Sadly, such games are not played as widely as once they were, replaced by computer games in the home, video parlors in shopping malls, and other amusements involving expensive equipment. Today, many Thai children race on roller blades, or compete with a machine instead of another child.
It is in the countryside and among the urban poor where sanuk in play remains affordable.
The King Swings
When the original King of Swing, Benny Goodman, jammed with the King of Thailand in 1960 in New York and was asked to assess the monarch’s talent as a saxophone player, he said His Majesty King Bhumibol Adulyadej apparently already had a career worth hanging on to, but added, “If he needed a job, I’d hire him as a member of my band.”
Similarly, the great jazz vibraphonist Lionel Hampton once said, “He is simply the coolest king in the land.” So it is no surprise that to mark his fiftieth year on the throne, a number of the world’s finest musicians traveled to Thailand to pay tribute by performing His Majesty’s musical compositions. In 1996, Bangkok hosted concerts by Herbie Hancock, Wayne Shorter, Thelonius Monk Jr. and Benny Carter, saluting what the Guinness Book of Records called “The Longest Reigning Monarch in the World.” In addition, two compact discs were released featuring Hucky Eichelmann, a German-born classical guitarist who emigrated to Thailand in 1979, and the Bangkok Symphony Orchestra.
It was at age ten when the future monarch started playing the clarinet on an instrument that was purchased—according to his official history—with savings from his allowance, earned while attending school in Switzerland. At that time, his brother, older by only two years, was king, also living in Switzerland and ruling in absentia.

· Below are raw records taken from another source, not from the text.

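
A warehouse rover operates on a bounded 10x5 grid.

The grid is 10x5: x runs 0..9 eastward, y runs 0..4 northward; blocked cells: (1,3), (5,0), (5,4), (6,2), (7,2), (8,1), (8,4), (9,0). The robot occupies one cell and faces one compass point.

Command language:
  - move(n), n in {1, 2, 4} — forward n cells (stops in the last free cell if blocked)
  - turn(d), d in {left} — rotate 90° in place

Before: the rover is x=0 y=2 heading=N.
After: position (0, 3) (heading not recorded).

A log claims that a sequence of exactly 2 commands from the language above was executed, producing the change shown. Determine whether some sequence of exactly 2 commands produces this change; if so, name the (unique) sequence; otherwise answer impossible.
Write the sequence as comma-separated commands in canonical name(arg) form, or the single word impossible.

key: order matters: swapping move(1) and turn(left) lands elsewhere
begin: x=0 y=2 heading=N
1. move(1) → x=0 y=3 heading=N
2. turn(left) → x=0 y=3 heading=W
no other 2-command option fits: unique.

move(1), turn(left)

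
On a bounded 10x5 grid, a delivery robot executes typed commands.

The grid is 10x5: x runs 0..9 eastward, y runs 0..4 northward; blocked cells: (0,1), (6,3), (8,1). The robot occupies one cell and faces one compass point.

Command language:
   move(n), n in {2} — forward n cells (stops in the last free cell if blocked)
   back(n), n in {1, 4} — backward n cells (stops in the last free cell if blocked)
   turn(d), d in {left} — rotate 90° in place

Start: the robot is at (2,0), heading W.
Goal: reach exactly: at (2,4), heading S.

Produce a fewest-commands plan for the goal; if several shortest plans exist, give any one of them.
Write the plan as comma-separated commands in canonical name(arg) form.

from: at (2,0), heading W
t=1 turn(left) ⇒ at (2,0), heading S
t=2 back(4) ⇒ at (2,4), heading S
shorter routes all fall short; 2 is best.

turn(left), back(4)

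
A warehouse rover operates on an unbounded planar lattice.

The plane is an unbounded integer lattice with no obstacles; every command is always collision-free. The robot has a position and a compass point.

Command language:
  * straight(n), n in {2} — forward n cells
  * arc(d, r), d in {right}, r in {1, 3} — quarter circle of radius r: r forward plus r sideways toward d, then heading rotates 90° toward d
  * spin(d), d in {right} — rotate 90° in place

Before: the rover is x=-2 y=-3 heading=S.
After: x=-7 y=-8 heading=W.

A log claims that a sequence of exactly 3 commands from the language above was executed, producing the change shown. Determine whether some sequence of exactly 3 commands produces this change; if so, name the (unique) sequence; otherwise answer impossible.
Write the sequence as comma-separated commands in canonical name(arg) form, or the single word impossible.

key: position moved to (-7,-8) AND the heading swung to W — translation plus rotation needed
initial: x=-2 y=-3 heading=S
t=1 straight(2) ⇒ x=-2 y=-5 heading=S
t=2 arc(right, 3) ⇒ x=-5 y=-8 heading=W
t=3 straight(2) ⇒ x=-7 y=-8 heading=W
uniquely the one of 64 3-step routes that fits.

straight(2), arc(right, 3), straight(2)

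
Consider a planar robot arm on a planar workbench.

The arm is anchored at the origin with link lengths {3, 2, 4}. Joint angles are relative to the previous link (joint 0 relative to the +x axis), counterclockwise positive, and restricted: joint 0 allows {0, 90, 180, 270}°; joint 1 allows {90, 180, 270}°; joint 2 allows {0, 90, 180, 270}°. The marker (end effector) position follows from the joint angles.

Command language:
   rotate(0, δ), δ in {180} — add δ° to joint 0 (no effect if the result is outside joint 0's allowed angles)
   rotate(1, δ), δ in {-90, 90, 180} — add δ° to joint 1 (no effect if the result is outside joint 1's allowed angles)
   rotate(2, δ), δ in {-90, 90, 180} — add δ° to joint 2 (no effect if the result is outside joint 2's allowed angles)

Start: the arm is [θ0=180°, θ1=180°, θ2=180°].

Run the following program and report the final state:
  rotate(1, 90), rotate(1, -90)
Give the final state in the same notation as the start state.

[θ0=180°, θ1=180°, θ2=180°]

begin: [θ0=180°, θ1=180°, θ2=180°]
1. rotate(1, 90) → [θ0=180°, θ1=270°, θ2=180°]
2. rotate(1, -90) → [θ0=180°, θ1=180°, θ2=180°]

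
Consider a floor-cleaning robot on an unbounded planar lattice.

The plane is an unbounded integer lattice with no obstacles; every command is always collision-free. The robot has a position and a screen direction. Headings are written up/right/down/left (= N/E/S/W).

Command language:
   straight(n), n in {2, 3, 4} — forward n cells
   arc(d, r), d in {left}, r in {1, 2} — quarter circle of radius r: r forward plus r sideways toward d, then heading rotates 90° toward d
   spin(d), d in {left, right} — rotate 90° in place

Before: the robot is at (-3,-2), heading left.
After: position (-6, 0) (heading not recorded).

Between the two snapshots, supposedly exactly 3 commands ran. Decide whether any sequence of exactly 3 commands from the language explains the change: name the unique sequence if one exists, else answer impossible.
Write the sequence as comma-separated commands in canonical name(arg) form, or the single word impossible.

key: running straight(2) before straight(3) would end elsewhere — order is forced
begin: at (-3,-2), heading left
1. straight(3) → at (-6,-2), heading left
2. spin(right) → at (-6,-2), heading up
3. straight(2) → at (-6,0), heading up
no rival 3-sequence matches.

straight(3), spin(right), straight(2)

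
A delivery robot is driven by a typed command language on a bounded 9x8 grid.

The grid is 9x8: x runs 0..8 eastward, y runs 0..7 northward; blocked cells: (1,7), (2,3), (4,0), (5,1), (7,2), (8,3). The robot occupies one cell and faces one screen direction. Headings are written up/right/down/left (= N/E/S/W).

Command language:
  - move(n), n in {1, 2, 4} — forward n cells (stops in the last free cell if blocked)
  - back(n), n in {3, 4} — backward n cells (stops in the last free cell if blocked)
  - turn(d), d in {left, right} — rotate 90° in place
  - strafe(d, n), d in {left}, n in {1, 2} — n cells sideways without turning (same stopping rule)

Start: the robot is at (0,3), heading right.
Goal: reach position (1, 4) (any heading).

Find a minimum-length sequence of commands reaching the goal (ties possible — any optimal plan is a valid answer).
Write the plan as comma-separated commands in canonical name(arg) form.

t0: at (0,3), heading right
t=1 strafe(left, 1) ⇒ at (0,4), heading right
t=2 move(1) ⇒ at (1,4), heading right
shorter routes all fall short; 2 is best.

strafe(left, 1), move(1)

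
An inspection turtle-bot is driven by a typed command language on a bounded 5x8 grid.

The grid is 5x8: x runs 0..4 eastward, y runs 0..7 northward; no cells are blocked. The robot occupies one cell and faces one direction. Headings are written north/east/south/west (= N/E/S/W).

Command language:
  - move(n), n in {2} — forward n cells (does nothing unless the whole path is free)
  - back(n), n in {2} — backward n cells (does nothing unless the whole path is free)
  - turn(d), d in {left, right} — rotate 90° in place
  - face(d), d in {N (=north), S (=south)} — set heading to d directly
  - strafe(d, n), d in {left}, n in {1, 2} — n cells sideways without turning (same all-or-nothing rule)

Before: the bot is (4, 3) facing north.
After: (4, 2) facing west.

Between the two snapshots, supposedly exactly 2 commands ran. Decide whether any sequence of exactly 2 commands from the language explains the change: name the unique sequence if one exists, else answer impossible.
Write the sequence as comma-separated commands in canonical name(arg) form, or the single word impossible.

turn(left), strafe(left, 1)

key: cell and facing (now W) both changed — the 2 commands mix motion and turning
t0: (4, 3) facing north
[1] after turn(left): (4, 3) facing west
[2] after strafe(left, 1): (4, 2) facing west
no rival 2-sequence matches.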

The young future ruler was formally trained in classical music and on his own played along with gramaphone records imported mainly from the United States. Soprano saxophonist Sidney Bechet, one of the Dixieland pioneers from New Orleans, and alto saxophonist Johnny Hodges of Duke Ellington’s swing era band were among his favorites.

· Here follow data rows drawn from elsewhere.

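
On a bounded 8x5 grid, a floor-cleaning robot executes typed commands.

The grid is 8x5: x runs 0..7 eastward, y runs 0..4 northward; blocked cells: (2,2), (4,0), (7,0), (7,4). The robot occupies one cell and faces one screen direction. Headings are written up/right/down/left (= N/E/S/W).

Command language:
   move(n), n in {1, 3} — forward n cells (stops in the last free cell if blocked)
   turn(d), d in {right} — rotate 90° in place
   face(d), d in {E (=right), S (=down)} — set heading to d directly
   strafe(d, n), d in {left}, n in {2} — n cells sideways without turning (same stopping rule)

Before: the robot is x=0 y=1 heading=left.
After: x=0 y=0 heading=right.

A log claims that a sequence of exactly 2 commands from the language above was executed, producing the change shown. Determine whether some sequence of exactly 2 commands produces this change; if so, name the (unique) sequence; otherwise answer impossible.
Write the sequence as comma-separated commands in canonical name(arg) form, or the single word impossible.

key: position moved to (0,0) AND the heading swung to E — translation plus rotation needed
t0: x=0 y=1 heading=left
step 1 (strafe(left, 2)): x=0 y=0 heading=left
step 2 (face(E)): x=0 y=0 heading=right
no rival 2-sequence matches.

strafe(left, 2), face(E)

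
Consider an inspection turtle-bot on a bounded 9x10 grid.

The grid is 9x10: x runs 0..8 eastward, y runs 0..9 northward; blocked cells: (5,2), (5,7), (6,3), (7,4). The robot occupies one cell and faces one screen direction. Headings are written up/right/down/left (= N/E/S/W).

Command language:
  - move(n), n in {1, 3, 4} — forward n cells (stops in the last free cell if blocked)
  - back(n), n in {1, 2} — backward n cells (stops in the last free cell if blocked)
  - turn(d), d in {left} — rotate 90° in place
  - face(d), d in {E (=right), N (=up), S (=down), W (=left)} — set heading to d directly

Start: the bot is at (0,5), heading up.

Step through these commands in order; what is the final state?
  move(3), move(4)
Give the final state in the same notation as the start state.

at (0,9), heading up

begin: at (0,5), heading up
1. move(3) → at (0,8), heading up
2. move(4) → at (0,9), heading up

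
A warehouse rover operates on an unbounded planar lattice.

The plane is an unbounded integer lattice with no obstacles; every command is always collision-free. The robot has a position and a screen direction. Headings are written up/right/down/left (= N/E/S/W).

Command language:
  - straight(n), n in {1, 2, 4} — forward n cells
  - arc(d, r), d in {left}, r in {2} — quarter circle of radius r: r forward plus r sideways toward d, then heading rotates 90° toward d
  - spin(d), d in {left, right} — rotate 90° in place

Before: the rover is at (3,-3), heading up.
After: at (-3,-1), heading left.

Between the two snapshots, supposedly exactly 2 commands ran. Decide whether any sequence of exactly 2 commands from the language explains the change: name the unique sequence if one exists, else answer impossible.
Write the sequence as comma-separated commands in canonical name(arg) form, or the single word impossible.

arc(left, 2), straight(4)

key: running straight(4) before arc(left, 2) would end elsewhere — order is forced
t0: at (3,-3), heading up
t=1 arc(left, 2) ⇒ at (1,-1), heading left
t=2 straight(4) ⇒ at (-3,-1), heading left
no rival 2-sequence matches.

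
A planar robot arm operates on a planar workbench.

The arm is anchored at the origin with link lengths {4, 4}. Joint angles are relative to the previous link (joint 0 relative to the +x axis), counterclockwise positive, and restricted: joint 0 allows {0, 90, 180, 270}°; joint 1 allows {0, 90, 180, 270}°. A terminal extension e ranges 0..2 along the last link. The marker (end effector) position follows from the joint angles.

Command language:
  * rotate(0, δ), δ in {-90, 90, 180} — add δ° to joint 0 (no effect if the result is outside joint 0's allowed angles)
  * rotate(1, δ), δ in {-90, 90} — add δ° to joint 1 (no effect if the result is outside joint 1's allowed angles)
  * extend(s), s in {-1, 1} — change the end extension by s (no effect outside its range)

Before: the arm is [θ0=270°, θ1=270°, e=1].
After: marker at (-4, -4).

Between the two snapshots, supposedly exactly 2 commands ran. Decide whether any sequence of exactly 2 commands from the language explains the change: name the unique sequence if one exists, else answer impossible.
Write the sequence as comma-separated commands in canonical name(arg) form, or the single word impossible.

extend(-1), extend(-1)

initial: [θ0=270°, θ1=270°, e=1]
[1] after extend(-1): [θ0=270°, θ1=270°, e=0]
[2] after extend(-1): [θ0=270°, θ1=270°, e=0]
no rival 2-sequence matches.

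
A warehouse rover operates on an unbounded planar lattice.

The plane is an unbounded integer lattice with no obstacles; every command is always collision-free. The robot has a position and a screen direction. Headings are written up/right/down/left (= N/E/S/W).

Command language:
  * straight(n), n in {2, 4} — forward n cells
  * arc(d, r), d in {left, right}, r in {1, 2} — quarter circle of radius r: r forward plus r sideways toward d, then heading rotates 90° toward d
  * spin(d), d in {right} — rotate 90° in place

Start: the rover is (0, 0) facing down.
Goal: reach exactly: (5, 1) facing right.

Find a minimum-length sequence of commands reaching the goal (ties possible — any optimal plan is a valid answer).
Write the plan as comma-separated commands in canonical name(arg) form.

arc(left, 2), arc(left, 1), arc(right, 2)

initial: (0, 0) facing down
t=1 arc(left, 2) ⇒ (2, -2) facing right
t=2 arc(left, 1) ⇒ (3, -1) facing up
t=3 arc(right, 2) ⇒ (5, 1) facing right
no 2-step plan works, so 3 is optimal.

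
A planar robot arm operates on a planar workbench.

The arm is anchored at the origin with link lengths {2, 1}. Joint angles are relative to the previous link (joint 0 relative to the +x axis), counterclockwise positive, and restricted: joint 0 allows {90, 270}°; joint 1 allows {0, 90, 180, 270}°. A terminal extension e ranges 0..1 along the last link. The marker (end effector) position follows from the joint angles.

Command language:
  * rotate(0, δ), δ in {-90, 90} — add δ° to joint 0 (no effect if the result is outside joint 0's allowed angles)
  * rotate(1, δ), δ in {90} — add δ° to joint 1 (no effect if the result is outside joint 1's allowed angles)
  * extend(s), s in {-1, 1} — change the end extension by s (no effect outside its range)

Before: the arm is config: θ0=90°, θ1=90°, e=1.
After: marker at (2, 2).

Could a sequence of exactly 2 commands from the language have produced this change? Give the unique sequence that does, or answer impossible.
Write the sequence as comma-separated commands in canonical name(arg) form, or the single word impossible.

rotate(1, 90), rotate(1, 90)

t0: config: θ0=90°, θ1=90°, e=1
step 1 (rotate(1, 90)): config: θ0=90°, θ1=180°, e=1
step 2 (rotate(1, 90)): config: θ0=90°, θ1=270°, e=1
no rival 2-sequence matches.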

His cousin and brother reportedly encouraged him to continue his musical studies and urged him to compose songs in addition to playing them. He wrote his first in 1946, the same year he ascended to the throne, following his brother’s death.
For many years, the King gathered some musical friends together for Friday night jam sessions in the palace, broadcasting them on the radio. Usually he performed on the saxophone, less frequently on the clarinet, piano or, rarely, guitar.

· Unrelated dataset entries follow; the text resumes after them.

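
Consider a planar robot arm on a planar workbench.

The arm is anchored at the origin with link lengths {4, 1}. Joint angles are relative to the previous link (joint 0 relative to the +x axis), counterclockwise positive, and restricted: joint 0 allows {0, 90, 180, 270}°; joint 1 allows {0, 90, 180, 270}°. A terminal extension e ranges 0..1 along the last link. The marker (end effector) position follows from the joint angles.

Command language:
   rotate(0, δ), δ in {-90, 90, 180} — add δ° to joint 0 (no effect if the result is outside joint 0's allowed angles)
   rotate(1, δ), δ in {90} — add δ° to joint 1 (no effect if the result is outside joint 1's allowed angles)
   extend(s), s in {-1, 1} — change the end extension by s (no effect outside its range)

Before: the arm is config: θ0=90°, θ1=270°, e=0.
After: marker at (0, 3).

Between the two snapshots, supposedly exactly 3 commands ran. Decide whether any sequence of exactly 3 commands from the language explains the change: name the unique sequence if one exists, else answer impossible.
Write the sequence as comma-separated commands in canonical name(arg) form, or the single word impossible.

t0: config: θ0=90°, θ1=270°, e=0
[1] after rotate(1, 90): config: θ0=90°, θ1=0°, e=0
[2] after rotate(1, 90): config: θ0=90°, θ1=90°, e=0
[3] after rotate(1, 90): config: θ0=90°, θ1=180°, e=0
uniquely the one of 216 3-step routes that fits.

rotate(1, 90), rotate(1, 90), rotate(1, 90)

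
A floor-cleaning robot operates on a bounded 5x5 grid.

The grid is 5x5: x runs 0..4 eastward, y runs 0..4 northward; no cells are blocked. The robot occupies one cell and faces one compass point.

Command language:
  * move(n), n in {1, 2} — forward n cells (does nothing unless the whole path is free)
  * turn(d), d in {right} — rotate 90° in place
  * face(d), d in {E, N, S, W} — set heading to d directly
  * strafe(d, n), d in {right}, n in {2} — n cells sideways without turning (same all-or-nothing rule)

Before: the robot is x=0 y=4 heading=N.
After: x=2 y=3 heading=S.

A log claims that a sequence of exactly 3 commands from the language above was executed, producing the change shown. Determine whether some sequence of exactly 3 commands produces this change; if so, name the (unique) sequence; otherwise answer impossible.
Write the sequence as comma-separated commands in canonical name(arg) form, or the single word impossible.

key: order matters: swapping strafe(right, 2) and move(1) lands elsewhere
start: x=0 y=4 heading=N
step 1 (strafe(right, 2)): x=2 y=4 heading=N
step 2 (face(S)): x=2 y=4 heading=S
step 3 (move(1)): x=2 y=3 heading=S
uniquely the one of 512 3-step routes that fits.

strafe(right, 2), face(S), move(1)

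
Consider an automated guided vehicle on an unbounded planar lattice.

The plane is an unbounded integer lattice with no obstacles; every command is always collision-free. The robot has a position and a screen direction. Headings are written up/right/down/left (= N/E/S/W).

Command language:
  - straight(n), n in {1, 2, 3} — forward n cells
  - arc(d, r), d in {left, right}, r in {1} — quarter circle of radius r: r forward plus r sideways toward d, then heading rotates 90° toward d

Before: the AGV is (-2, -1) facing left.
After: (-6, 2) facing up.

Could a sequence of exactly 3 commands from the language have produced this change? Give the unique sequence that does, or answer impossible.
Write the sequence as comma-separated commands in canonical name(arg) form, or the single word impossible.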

In the 1960s in New York, on a cross-country trip to America, he played not only with Goodman and Hampton, but also Louis Armstrong, Gene Krupa and Jack Teagarden, and then went on to California to meet—but not play with—the King of Rock and Roll, Elvis Presley. Many photos of that meeting, on the set of Presley’s G.I. Blues, are prominently displayed and sold as souvenirs in Bangkok today.
Later, during the war in Vietnam, when American Bob Hope played for American troops, His Majesty invited the comedian’s bandleader, Les Brown, and vocalist Patti Page, to play with him at his palace home. His music was also included in a Broadway revue in the 1950s and in 1964, following the introduction of a three-movement ballet, he was named to the Institute of Music and Arts of the City of Vienna, the first Asian composer to be so honored.
Of course, his music was best known at home. Every day at eight a.m. and six p.m., all local television stations in Thailand played the national anthem, which was composed by the King. It was also played before most concerts, movies and sporting events. Joggers in Lumpini Park, Bangkok’s largest park, halt when the anthem is broadcast and everywhere, the citizens of the Kingdom stand.